Red Sparrow, by Jason Matthews

Red Sparrow is not new;  it was published in 2013, but what impresses me about it enough to write a review is that a sequel has been written, ‘Palace of Treason’, and if it is anything like Red Sparrow’ then we are all in for a fabulous treat.
            Russian Dominika Egarova is a privileged, ambitious and enormously talented young woman who adores her country and believes unquestioningly in its leadership under Mr Putin.  Her parents, a respected university professor and a prodigiously talented concert violinist are more circumspect, having felt and suffered enormous discrimination from lesser talents, purely because the lesser talents had ‘connections’ which would always put them in front.
            Dominika aspires to be a ballerina but eventually is sabotaged, just like her parents by a staged accident that ends her career permanently;  enter her influential uncle, who decides that she could be useful as an intelligence officer/honey trap;  a ‘sparrow’ to lure with her great beauty various victims into impossible and irreversible situations.  Dominika gradually realises that she herself has been coerced and blackmailed into an irreversible situation, but because she is a person of intelligence with an exceptional gift – not to mention a huge thirst for revenge,  she decides to play the long game:  after all, ‘Revenge is a Dish that People of Taste Prefer to Eat Cold’.  Yes indeed.

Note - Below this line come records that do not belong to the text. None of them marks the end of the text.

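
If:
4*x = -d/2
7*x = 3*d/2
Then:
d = 0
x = 0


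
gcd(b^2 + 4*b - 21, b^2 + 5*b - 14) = b + 7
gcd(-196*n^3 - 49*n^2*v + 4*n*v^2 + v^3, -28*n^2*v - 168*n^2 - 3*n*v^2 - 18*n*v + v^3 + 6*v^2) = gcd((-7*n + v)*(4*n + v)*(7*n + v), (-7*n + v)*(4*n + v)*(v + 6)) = -28*n^2 - 3*n*v + v^2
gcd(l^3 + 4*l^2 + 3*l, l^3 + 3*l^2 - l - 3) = l^2 + 4*l + 3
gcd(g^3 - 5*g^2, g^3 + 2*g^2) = g^2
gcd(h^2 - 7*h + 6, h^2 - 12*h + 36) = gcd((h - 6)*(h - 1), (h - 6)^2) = h - 6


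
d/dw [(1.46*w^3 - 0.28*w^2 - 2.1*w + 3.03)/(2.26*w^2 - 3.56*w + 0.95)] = (3.2996*w^4 - 10.3952*w^3 + 9.9038*w^2 - 14.2276*w + 8.7918)/(5.1076*w^4 - 16.0912*w^3 + 16.9676*w^2 - 6.764*w + 0.9025)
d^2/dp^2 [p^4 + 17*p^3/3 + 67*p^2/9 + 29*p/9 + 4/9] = 12*p^2 + 34*p + 134/9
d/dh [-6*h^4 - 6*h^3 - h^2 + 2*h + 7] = -24*h^3 - 18*h^2 - 2*h + 2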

            Dominika’s masters have no idea what hit them when their instructions for her to lure an American CIA agent into her embrace go horribly awry – for them, and  hapless CIA agent Nathaniel Nash:  he has found that his life has changed forever, whether he wanted it to or not!
            Mr Matthews is well qualified to write a spy novel;  he was a CIA officer for more than 30 years and knows the Spook business from every angle, and what a bonus it is for the reader that he is a smart, witty writer who can generate huge suspense, then relieve the tension with much-needed humour.  His characters are (in the main) very believable – except that the villains are more evil than usual, and definitely uglier (!) and I have to say that there were so many abbreviations, acronyms and cryptonyms that I felt battered about the head – oh, and at the end of every chapter was the recipe for a meal that the characters consumed as part of the action:  nothing wrong with that, except that each recipe had enough cream, butter, oil etc to send us all to an early grave.  Did I mind, though?  Of course not.  I am impatiently awaiting ‘Palace of Treason’ which I trust will be full to bursting with more vengeance, corpses and lethal recipes.  Highly recommended.